Let us show Christian love. That’s what God’s word invites us to do in these words. And first, we get to see what love is. Love is doing what is best for the other person. But notice where these words go from here. The question from here is not, what. Instead, it’s how. How will we find the motivation to do what is best for others? We have this demand from our Lord to show true Christian love to each other. And, inside of us there is this desire to do this. How do we follow through and show this sort of love? This is where it gets interesting. One of the patterns we can easily fall into is that our consciences get crushed and then we follow that up with desperate action. There are these times we see our faults and failings. There are these times we see our own selfishness. We know it’s wrong, so we resolve to do what it right. And we strive then to do what is best for the other person. But it all falls apart. It collapses because it doesn’t have the right motivation. We try to show love to others out of shame and guilt. And then we act surprised that we can’t keep it up. And we can’t find joy in it.
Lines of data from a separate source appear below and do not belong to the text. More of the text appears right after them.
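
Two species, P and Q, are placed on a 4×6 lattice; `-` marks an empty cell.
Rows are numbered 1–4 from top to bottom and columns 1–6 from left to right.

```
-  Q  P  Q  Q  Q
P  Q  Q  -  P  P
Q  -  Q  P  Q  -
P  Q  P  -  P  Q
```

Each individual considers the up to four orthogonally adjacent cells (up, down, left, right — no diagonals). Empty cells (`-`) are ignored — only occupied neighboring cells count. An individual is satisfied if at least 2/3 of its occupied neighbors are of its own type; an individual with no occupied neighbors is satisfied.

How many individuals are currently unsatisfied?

16

(1,2)Q 1/2 not
(1,3)P 0/3 not
(1,4)Q 1/2 not
(1,5)Q 2/3 satisfied
(1,6)Q 1/2 not
(2,1)P 0/2 not
(2,2)Q 2/3 satisfied
(2,3)Q 2/3 satisfied
(2,5)P 1/3 not
(2,6)P 1/2 not
(3,1)Q 0/2 not
(3,3)Q 1/3 not
(3,4)P 0/2 not
(3,5)Q 0/3 not
(4,1)P 0/2 not
(4,2)Q 0/2 not
(4,3)P 0/2 not
(4,5)P 0/2 not
(4,6)Q 0/1 not
Unsatisfied: (1,2), (1,3), (1,4), (1,6), (2,1), (2,5), (2,6), (3,1), (3,3), (3,4), (3,5), (4,1), (4,2), (4,3), (4,5), (4,6) — 16 in total.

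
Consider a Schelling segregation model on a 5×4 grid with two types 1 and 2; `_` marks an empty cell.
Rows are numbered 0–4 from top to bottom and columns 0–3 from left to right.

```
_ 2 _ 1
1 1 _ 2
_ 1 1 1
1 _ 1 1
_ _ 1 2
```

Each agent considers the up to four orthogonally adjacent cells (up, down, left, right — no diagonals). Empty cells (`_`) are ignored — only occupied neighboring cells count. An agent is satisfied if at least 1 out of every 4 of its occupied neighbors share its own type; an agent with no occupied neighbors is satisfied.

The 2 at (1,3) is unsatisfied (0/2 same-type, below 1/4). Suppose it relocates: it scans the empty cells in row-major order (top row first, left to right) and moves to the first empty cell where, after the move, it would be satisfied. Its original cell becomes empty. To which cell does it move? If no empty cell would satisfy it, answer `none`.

Vacating (1,3). Empty cells in order:
  (0,0): 1/2 same-type → satisfied — stop here.

(0,0)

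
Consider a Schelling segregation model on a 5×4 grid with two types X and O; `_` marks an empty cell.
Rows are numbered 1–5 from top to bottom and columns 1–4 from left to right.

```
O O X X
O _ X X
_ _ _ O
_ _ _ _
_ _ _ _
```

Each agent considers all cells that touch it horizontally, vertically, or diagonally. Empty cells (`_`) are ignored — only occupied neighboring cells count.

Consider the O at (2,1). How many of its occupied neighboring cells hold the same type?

Occupied neighbors of (2,1): (1,1)=O, (1,2)=O.
Same type (O): 2 of 2.

2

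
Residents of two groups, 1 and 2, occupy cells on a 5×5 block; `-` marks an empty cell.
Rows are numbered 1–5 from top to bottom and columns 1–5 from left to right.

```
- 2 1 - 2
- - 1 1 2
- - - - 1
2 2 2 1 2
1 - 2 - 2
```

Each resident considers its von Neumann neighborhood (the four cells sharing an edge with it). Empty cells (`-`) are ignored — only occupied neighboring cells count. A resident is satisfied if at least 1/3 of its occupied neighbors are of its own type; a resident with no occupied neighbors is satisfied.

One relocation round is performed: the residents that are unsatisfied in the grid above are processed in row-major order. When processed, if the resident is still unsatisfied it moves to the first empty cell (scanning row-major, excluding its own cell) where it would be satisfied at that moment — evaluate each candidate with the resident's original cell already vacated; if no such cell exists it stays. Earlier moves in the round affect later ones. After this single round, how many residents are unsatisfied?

1

Initially unsatisfied (in order): (1,2), (3,5), (4,4), (5,1).
  (1,2) → (1,1).
  (3,5) → (1,2).
  (4,4) → (1,4).
  (5,1) → (2,2).
Resulting grid:
2 1 1 1 2
- 1 1 1 2
- - - - -
2 2 2 - 2
- - 2 - 2
Unsatisfied now: (1,1).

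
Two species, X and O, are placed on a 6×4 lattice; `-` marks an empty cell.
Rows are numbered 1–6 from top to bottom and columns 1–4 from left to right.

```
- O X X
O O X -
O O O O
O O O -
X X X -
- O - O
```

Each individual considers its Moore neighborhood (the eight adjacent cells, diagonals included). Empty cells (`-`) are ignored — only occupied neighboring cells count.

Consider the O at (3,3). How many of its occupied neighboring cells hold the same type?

Occupied neighbors of (3,3): (2,2)=O, (2,3)=X, (3,2)=O, (3,4)=O, (4,2)=O, (4,3)=O.
Same type (O): 5 of 6.

5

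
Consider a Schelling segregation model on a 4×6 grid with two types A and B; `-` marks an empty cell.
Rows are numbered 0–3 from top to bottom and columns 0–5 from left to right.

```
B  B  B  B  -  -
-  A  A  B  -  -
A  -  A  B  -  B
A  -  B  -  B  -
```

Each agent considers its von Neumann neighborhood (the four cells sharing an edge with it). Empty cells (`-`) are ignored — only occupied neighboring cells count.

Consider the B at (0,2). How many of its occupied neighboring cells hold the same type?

Occupied neighbors of (0,2): (1,2)=A, (0,1)=B, (0,3)=B.
Same type (B): 2 of 3.

2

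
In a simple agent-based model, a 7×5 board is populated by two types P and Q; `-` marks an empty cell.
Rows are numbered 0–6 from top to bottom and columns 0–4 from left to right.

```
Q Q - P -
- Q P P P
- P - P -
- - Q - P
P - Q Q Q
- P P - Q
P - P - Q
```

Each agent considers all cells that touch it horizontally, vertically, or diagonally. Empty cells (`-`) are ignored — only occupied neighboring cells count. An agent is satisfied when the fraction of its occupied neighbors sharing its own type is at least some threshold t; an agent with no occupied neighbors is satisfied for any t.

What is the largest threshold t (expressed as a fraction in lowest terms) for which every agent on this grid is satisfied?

1/3

Row 0: (0,0)Q 2/2 · (0,1)Q 2/3 · (0,3)P 3/3
Row 1: (1,1)Q 2/4 · (1,2)P 4/6 · (1,3)P 4/4 · (1,4)P 3/3
Row 2: (2,1)P 1/3 · (2,3)P 4/5
Row 3: (3,2)Q 2/4 · (3,4)P 1/3
Row 4: (4,0)P 1/1 · (4,2)Q 2/4 · (4,3)Q 4/6 · (4,4)Q 2/3
Row 5: (5,1)P 4/5 · (5,2)P 2/4 · (5,4)Q 3/3
Row 6: (6,0)P 1/1 · (6,2)P 2/2 · (6,4)Q 1/1
The smallest same-type fraction is 1/3 at (2,1), which reduces to 1/3. Any threshold above that leaves this agent unsatisfied.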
What are we doing wrong? How can we find the right motivation in doing what is best for others? The motivation does not start within each of us. Instead the motivation starts with God. Twice in these words John makes that point. What is love? It’s not that we love God—it’s that he loves us. Notice here that he is speaking about motivation. Before we look inside of our hearts to find motivation to love others, we look to God. And then he says that we love because he first loved us. When we begin to see how much we are worth in God’s eyes we will then see how much others are worth. When we see how much we are forgive, we will then begin to see how forgiven others are and show that. When we see how God treats us as his children, then we will naturally, spontaneously, joyously treat others that way too.


And notice what this means for you in your life. If you ask the question of how you can show love to your teacher who just keeps assigning one lesson after another, or how do you love the husband who just won’t put his dirty socks in the clothes hamper, or how do you show Christian love to that person at work who you have a hard time getting along with, the motivation starts in gospel forgiveness, not in the need for that person to be shown love. Or to put it differently, each of us needs to hear these words of forgiveness all the time and preach these words to ourselves—each of us. For, from that foundation and fact, we will be at peace with God. And then, instead of trying to love from an empty well, the Father’s love toward us will overflow to them.


It is true that the word, “love” in english is vague and fuzzy. So let us return again and again to what the bible says about love and show that love. First, what is love? It is doing what is best for the other person. Second, how do we love? We love because he first loved us. Amen.